To declare an OP as a signal, the value of the OP must be an instance of class gtkmvc.Signal. To notify an event, the model can then invoke method emit of the OP. Emitting a signal can carry an optional argument.
For example:
from gtkmvc import Model, Signal
# ----------------------------------------------------------------------
class MyModel (Model):
sgn = Signal()
__observables__ = ("sgn",)
pass
if __name__ == "__main__":
m = MyModel()
m.sgn.emit() # we emit a signal
m.sgn.emit("hello!") # with argument
pass
In the examples, there are several examples that show how different types of OPs can be used. Of course all available types can be used in all available kind of model classes, with or without multi-threading support.
So far in our examples, all OPs were class members:
from gtkmvc import Model
class MyModel (Model):
prop1 = 10
prop2 = []
__observables__ = ("prop?",)
pass # end of class
Using class vs instance attributes is not an issue when they are assigned:
m1 = MyModel()
m2 = MyModel()
m1.prop1 = 5
m2.prop1 = 15
In this case after the assignment m1 and m2 will have their own value for attribute prop1.
However, when dealing with attributes whose type is a class instances, like for example a list, you must keep in mind the attribute sharing.
m1.prop2.append(1)
print m2.prop2 # prints [1] !
If attribute sharing is not what you want, simply assign OPs in the model’s constructor:
class MyModel (Model):
prop1 = 10
prop2 = [] # may be any value actually
__observables__ = ("prop?",)
def __init__(self):
MyModel.__init__(self)
self.prop2 = []
return
pass # end of class
Now m1.prop2 and m2.prop2 are different objects, and sharing no longer occurs.
Section Notes
[1] | Actually there exist spurious assign notifications, which are issued also when there is no change in the value of an OP, e.g. when an OP is assigned to itself. |
When dealing with logical OPs and in particular with getter/setter pairs, there are complex conditions and behaviours of the framework which may be confusing. Here those conditions are listed and explained.
A logical OP has no associated getter.
Getters are mandatory for logical OPs.
OP matched by multiple getters/setters.
Each OP must be matched exactly with one getter and optionally with one setter. It is an error condition any multiple matching.
Exactly the same pattern was used for one or more getters (setters).
This is a specialization of previous case (multiple matching).
Warning are issued only if the devlopers enables them. In released applications, warnings should be not visible by default, to avoid worrying the application user.
When developing, it is important to enable warnings, though.
A setter has no corresponing getter.
When a setter has no getter, the setter is simply ignored.
Getter/setter defined for concrete OPs.
When a getter and/or a setter is defined for a concrete OP (not a logical OP), the getter/setter are ignored.
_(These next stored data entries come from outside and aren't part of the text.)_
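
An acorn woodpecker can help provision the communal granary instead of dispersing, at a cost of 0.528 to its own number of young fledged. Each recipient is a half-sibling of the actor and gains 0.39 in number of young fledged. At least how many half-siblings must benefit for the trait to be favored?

6

r to a half-sibling = 1/4 (half-sibs share one parent — one path of length 2: r = (1/2)^2 = 1/4).
Hamilton's rule: n·r·B > C  ⇒  n > C/(r·B) = 0.528/(0.25·0.39) = 5.415.
The smallest integer exceeding 5.415 is 6.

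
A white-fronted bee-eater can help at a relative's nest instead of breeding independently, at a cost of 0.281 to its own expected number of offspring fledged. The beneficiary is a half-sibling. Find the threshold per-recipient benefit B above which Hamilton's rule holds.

1.124

r to a half-sibling = 0.25 (half-sibs share one parent — one path of length 2: r = (1/2)^2 = 1/4).
Hamilton's rule with n recipients of equal r: n·r·B > C, so B > C/(n·r) = 0.281/(1·0.25) = 1.124.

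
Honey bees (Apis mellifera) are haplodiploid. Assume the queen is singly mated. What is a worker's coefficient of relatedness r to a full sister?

0.75

Haplodiploid full sisters inherit their father's entire haploid genome identically (contributing 1/2) and on average half of their mother's contribution (1/2 · 1/2 = 1/4); r = 1/2 + 1/4 = 3/4.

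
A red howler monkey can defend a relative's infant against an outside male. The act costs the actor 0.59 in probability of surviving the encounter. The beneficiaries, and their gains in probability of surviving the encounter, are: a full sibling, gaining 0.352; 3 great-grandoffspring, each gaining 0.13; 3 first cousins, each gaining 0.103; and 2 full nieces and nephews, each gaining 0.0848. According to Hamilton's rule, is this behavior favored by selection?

No

Hamilton's rule: the trait is favored when the sum of r·B over every recipient exceeds the actor's cost C.
r to a full sibling = 0.5 (full sibs share both parents — two paths of length 2: r = 2·(1/2)^2 = 1/2).
r to a great-grandoffspring = 0.125 (three parent–offspring links: r = (1/2)^3 = 1/8).
r to a first cousin = 0.125 (first cousins share one grandparent pair — two paths of length 4: r = 2·(1/2)^4 = 1/8).
r to a full niece or nephew = 0.25 (full aunt/uncle↔niece/nephew: two paths of length 3 through the shared grandparent pair: r = 2·(1/2)^3 = 1/4).
Summing one r·B term per recipient: 1·0.5·0.352 + 3·0.125·0.13 + 3·0.125·0.103 + 2·0.25·0.0848 = 0.305775.
0.305775 < 0.59: the indirect benefit is less than the cost.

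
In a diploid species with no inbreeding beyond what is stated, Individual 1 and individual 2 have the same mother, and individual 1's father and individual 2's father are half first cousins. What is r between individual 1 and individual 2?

0.265625

Relatedness sums over independent paths through distinct common ancestors.
Individual 1 and individual 2 are related in two ways: half-sibs through their shared mother (r = 1/4) and half second cousins through their fathers (r = 1/64).
r = 1/4 + 1/64 = 0.265625.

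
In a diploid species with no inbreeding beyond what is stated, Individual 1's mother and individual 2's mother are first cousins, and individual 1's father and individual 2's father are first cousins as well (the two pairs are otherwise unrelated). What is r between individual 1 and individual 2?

0.0625

Wright's path rule: contributions from independent ancestry routes add.
Individual 1 and individual 2 are related in two ways: second cousins through their mothers (r = 1/32) and second cousins through their fathers (r = 1/32).
r = 1/32 + 1/32 = 0.0625.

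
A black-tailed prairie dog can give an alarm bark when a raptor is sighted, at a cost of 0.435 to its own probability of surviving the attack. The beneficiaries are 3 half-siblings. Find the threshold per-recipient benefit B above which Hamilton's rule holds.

r to a half-sibling = 1/4 (half-sibs share one parent — one path of length 2: r = (1/2)^2 = 1/4).
Hamilton's rule with n recipients of equal r: n·r·B > C, so B > C/(n·r) = 0.435/(3·0.25) = 0.58.

0.58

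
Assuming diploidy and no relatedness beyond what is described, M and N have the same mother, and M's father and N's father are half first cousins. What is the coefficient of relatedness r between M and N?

Wright's path rule: contributions from independent ancestry routes add.
M and N are related in two ways: half-sibs through their shared mother (r = 1/4) and half second cousins through their fathers (r = 1/64).
r = 1/4 + 1/64 = 17/64 = 0.265625.

0.265625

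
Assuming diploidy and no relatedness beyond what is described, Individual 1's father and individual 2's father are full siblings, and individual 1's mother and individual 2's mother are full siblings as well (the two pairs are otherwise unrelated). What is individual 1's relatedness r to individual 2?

Independent pedigree routes through distinct common ancestors add.
Individual 1 and individual 2 are related in two ways: first cousins through their fathers (r = 1/8) and first cousins through their mothers (r = 1/8) — i.e. double first cousins.
r = 1/8 + 1/8 = 1/4 = 0.25.

0.25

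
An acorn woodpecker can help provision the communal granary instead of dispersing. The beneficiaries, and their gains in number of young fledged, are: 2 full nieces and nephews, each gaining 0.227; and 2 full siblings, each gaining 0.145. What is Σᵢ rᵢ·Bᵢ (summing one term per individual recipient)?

r to a full niece or nephew = 1/4 (full aunt/uncle↔niece/nephew: two paths of length 3 through the shared grandparent pair: r = 2·(1/2)^3 = 1/4).
r to a full sibling = 1/2 (full sibs share both parents — two paths of length 2: r = 2·(1/2)^2 = 1/2).
Summing one r·B term per recipient: 2·0.25·0.227 + 2·0.5·0.145 = 0.2585.

0.2585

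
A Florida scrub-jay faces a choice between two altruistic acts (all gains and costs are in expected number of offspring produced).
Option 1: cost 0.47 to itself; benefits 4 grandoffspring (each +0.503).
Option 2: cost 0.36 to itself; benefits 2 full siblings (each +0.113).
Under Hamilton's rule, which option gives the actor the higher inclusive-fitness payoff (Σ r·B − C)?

Option 1

Option 1: r to a grandoffspring = 0.25.
Option 1: Σ r·B − C = (4·0.25·0.503) − 0.47 = 0.033.
Option 2: r to a full sibling = 0.5.
Option 2: Σ r·B − C = (2·0.5·0.113) − 0.36 = -0.247.
Option 1 has the higher net inclusive-fitness payoff.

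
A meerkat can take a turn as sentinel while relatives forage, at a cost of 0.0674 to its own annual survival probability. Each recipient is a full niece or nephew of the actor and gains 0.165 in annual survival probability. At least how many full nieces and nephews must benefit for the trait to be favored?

r to a full niece or nephew = 0.25 (full aunt/uncle↔niece/nephew: two paths of length 3 through the shared grandparent pair: r = 2·(1/2)^3 = 1/4).
Hamilton's rule: n·r·B > C  ⇒  n > C/(r·B) = 0.0674/(0.25·0.165) = 1.634.
The smallest integer exceeding 1.634 is 2.

2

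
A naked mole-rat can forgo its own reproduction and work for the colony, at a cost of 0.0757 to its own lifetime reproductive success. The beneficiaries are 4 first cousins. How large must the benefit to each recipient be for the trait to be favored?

r to a first cousin = 1/8 (first cousins share one grandparent pair — two paths of length 4: r = 2·(1/2)^4 = 1/8).
Hamilton's rule with n recipients of equal r: n·r·B > C, so B > C/(n·r) = 0.0757/(4·0.125) = 0.1514.

0.1514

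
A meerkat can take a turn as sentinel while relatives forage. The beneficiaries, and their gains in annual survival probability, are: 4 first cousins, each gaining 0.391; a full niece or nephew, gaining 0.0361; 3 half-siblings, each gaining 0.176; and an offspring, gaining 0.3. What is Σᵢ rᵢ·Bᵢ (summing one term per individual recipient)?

0.486525

r to a first cousin = 0.125 (first cousins share one grandparent pair — two paths of length 4: r = 2·(1/2)^4 = 1/8).
r to a full niece or nephew = 1/4 (full aunt/uncle↔niece/nephew: two paths of length 3 through the shared grandparent pair: r = 2·(1/2)^3 = 1/4).
r to a half-sibling = 1/4 (half-sibs share one parent — one path of length 2: r = (1/2)^2 = 1/4).
r to an offspring = 1/2 (one parent–offspring link: r = (1/2)^1 = 1/2).
Summing one r·B term per recipient: 4·0.125·0.391 + 1·0.25·0.0361 + 3·0.25·0.176 + 1·0.5·0.3 = 0.486525.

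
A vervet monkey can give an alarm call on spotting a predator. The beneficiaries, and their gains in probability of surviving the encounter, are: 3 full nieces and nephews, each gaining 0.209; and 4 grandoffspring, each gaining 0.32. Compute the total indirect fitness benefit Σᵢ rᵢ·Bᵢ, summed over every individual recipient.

0.47675

r to a full niece or nephew = 0.25 (full aunt/uncle↔niece/nephew: two paths of length 3 through the shared grandparent pair: r = 2·(1/2)^3 = 1/4).
r to a grandoffspring = 1/4 (two parent–offspring links: r = (1/2)^2 = 1/4).
Summing one r·B term per recipient: 3·0.25·0.209 + 4·0.25·0.32 = 0.47675.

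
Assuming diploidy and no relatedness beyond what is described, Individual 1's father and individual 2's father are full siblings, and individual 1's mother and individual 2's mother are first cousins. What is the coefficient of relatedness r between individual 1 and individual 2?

0.15625

Wright's path rule: contributions from independent ancestry routes add.
Individual 1 and individual 2 are related in two ways: first cousins through their fathers (r = 1/8) and second cousins through their mothers (r = 1/32).
r = 1/8 + 1/32 = 0.15625.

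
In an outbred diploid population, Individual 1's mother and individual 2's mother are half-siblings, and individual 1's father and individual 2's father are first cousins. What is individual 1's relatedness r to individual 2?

Relatedness sums over independent paths through distinct common ancestors.
Individual 1 and individual 2 are related in two ways: half first cousins through their mothers (r = 1/16) and second cousins through their fathers (r = 1/32).
r = 1/16 + 1/32 = 0.09375.

0.09375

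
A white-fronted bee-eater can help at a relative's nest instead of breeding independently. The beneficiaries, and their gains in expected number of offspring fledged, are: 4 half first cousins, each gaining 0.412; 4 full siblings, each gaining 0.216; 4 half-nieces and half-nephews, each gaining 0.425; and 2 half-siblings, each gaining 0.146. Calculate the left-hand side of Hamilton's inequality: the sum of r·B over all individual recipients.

r to a half first cousin = 0.0625 (half first cousins share one grandparent — one path of length 4: r = (1/2)^4 = 1/16).
r to a full sibling = 0.5 (full sibs share both parents — two paths of length 2: r = 2·(1/2)^2 = 1/2).
r to a half-niece or half-nephew = 1/8 (half-aunt/uncle↔niece/nephew: one path of length 3: r = (1/2)^3 = 1/8).
r to a half-sibling = 1/4 (half-sibs share one parent — one path of length 2: r = (1/2)^2 = 1/4).
Summing one r·B term per recipient: 4·0.0625·0.412 + 4·0.5·0.216 + 4·0.125·0.425 + 2·0.25·0.146 = 0.8205.

0.8205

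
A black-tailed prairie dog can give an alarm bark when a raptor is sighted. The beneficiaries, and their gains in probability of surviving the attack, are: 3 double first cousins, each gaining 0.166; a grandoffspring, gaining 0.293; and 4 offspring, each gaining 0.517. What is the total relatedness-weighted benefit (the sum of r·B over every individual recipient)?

1.23175

r to a double first cousin = 0.25 (double first cousins share both grandparent pairs — four paths of length 4: r = 4·(1/2)^4 = 1/4).
r to a grandoffspring = 0.25 (two parent–offspring links: r = (1/2)^2 = 1/4).
r to an offspring = 1/2 (one parent–offspring link: r = (1/2)^1 = 1/2).
Summing one r·B term per recipient: 3·0.25·0.166 + 1·0.25·0.293 + 4·0.5·0.517 = 1.23175.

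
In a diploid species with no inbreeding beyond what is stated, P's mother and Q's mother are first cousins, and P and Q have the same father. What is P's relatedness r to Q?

With two independent routes of shared ancestry, r is the sum of the two contributions.
P and Q are related in two ways: second cousins through their mothers (r = 1/32) and half-sibs through their shared father (r = 1/4).
r = 1/32 + 1/4 = 0.28125.

0.28125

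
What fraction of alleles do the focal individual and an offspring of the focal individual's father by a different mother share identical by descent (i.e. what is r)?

0.25

Each parent–offspring link contributes a factor of 1/2, and independent paths through distinct common ancestors add.
Half-sibs share one parent — one path of length 2: r = (1/2)^2 = 1/4.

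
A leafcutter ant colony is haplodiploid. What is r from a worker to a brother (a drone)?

0.25

Her haploid brother carries none of their father's genes and a random half of their mother's genome; that half matches the maternal half of her own genome with probability 1/2: r = 1/2 · 1/2 = 1/4.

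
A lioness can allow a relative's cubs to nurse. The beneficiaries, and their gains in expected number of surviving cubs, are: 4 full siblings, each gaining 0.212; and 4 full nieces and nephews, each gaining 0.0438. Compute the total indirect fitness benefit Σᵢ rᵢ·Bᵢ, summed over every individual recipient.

0.4678

r to a full sibling = 1/2 (full sibs share both parents — two paths of length 2: r = 2·(1/2)^2 = 1/2).
r to a full niece or nephew = 1/4 (full aunt/uncle↔niece/nephew: two paths of length 3 through the shared grandparent pair: r = 2·(1/2)^3 = 1/4).
Summing one r·B term per recipient: 4·0.5·0.212 + 4·0.25·0.0438 = 0.4678.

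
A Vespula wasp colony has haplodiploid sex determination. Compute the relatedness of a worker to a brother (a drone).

0.25

Her haploid brother carries none of their father's genes and a random half of their mother's genome; that half matches the maternal half of her own genome with probability 1/2: r = 1/2 · 1/2 = 1/4.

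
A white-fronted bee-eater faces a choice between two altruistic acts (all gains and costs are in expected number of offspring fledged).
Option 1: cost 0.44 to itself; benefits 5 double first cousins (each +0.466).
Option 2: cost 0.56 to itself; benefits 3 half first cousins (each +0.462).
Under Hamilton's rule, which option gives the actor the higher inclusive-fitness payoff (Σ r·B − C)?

Option 1: r to a double first cousin = 0.25.
Option 1: Σ r·B − C = (5·0.25·0.466) − 0.44 = 0.1425.
Option 2: r to a half first cousin = 0.0625.
Option 2: Σ r·B − C = (3·0.0625·0.462) − 0.56 = -0.473375.
Option 1 has the higher net inclusive-fitness payoff.

Option 1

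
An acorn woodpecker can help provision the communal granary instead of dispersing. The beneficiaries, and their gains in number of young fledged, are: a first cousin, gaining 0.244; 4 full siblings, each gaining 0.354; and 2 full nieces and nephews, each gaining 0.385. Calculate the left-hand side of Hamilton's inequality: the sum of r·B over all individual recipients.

r to a first cousin = 0.125 (first cousins share one grandparent pair — two paths of length 4: r = 2·(1/2)^4 = 1/8).
r to a full sibling = 0.5 (full sibs share both parents — two paths of length 2: r = 2·(1/2)^2 = 1/2).
r to a full niece or nephew = 0.25 (full aunt/uncle↔niece/nephew: two paths of length 3 through the shared grandparent pair: r = 2·(1/2)^3 = 1/4).
Summing one r·B term per recipient: 1·0.125·0.244 + 4·0.5·0.354 + 2·0.25·0.385 = 0.931.

0.931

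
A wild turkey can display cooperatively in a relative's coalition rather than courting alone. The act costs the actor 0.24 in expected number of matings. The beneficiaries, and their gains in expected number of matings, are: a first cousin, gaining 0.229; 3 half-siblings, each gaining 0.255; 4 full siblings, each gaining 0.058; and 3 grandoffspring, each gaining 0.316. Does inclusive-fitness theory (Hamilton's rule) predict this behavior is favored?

Yes

Hamilton's rule: the trait is favored when the sum of r·B over every recipient exceeds the actor's cost C.
r to a first cousin = 1/8 (first cousins share one grandparent pair — two paths of length 4: r = 2·(1/2)^4 = 1/8).
r to a half-sibling = 0.25 (half-sibs share one parent — one path of length 2: r = (1/2)^2 = 1/4).
r to a full sibling = 0.5 (full sibs share both parents — two paths of length 2: r = 2·(1/2)^2 = 1/2).
r to a grandoffspring = 0.25 (two parent–offspring links: r = (1/2)^2 = 1/4).
Summing one r·B term per recipient: 1·0.125·0.229 + 3·0.25·0.255 + 4·0.5·0.058 + 3·0.25·0.316 = 0.572875.
0.572875 > 0.24: the indirect benefit exceeds the cost.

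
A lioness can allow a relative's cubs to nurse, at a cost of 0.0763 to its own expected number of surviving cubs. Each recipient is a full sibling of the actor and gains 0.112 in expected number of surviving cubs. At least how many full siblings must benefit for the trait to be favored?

2

r to a full sibling = 0.5 (full sibs share both parents — two paths of length 2: r = 2·(1/2)^2 = 1/2).
Hamilton's rule: n·r·B > C  ⇒  n > C/(r·B) = 0.0763/(0.5·0.112) = 1.363.
The smallest integer exceeding 1.363 is 2.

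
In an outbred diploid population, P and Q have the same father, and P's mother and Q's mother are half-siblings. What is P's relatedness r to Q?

0.3125

Relatedness sums over independent paths through distinct common ancestors.
P and Q are related in two ways: half-sibs through their shared father (r = 1/4) and half first cousins through their mothers (r = 1/16).
r = 1/4 + 1/16 = 5/16 = 0.3125.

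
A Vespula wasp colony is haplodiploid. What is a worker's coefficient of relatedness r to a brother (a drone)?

0.25

Her haploid brother carries none of their father's genes and a random half of their mother's genome; that half matches the maternal half of her own genome with probability 1/2: r = 1/2 · 1/2 = 1/4.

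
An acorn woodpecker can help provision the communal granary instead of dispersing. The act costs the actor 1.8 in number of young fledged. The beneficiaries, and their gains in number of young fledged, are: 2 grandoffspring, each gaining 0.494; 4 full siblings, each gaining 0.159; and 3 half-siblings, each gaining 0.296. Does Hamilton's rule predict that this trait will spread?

No

Hamilton's rule: the trait is favored when the sum of r·B over every recipient exceeds the actor's cost C.
r to a grandoffspring = 0.25 (two parent–offspring links: r = (1/2)^2 = 1/4).
r to a full sibling = 1/2 (full sibs share both parents — two paths of length 2: r = 2·(1/2)^2 = 1/2).
r to a half-sibling = 0.25 (half-sibs share one parent — one path of length 2: r = (1/2)^2 = 1/4).
Summing one r·B term per recipient: 2·0.25·0.494 + 4·0.5·0.159 + 3·0.25·0.296 = 0.787.
0.787 < 1.8: the indirect benefit is less than the cost.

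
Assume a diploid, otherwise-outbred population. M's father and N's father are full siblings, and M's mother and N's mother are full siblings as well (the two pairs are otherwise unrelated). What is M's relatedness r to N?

0.25

Wright's path rule: contributions from independent ancestry routes add.
M and N are related in two ways: first cousins through their fathers (r = 1/8) and first cousins through their mothers (r = 1/8) — i.e. double first cousins.
r = 1/8 + 1/8 = 1/4 = 0.25.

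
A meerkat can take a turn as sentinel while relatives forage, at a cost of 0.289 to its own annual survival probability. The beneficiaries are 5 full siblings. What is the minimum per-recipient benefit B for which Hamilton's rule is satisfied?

0.1156

r to a full sibling = 1/2 (full sibs share both parents — two paths of length 2: r = 2·(1/2)^2 = 1/2).
Hamilton's rule with n recipients of equal r: n·r·B > C, so B > C/(n·r) = 0.289/(5·0.5) = 0.1156.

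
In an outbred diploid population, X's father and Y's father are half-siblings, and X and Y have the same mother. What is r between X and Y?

Wright's path rule: contributions from independent ancestry routes add.
X and Y are related in two ways: half first cousins through their fathers (r = 1/16) and half-sibs through their shared mother (r = 1/4).
r = 1/16 + 1/4 = 0.3125.

0.3125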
Getter/setter defined for non-existing logical OP.
Getters/setters whose pattern do not match any existing logical OP, are ignored.
Classes derived from Model, that exports OPs, have several special members. Advanced users might be interested in overriding some of them, but in general they should be considered as private members. They are explained here for the sake of completeness.
For further details about this topic see meta-classes PropertyMeta and ObservablePropertyMeta from package support.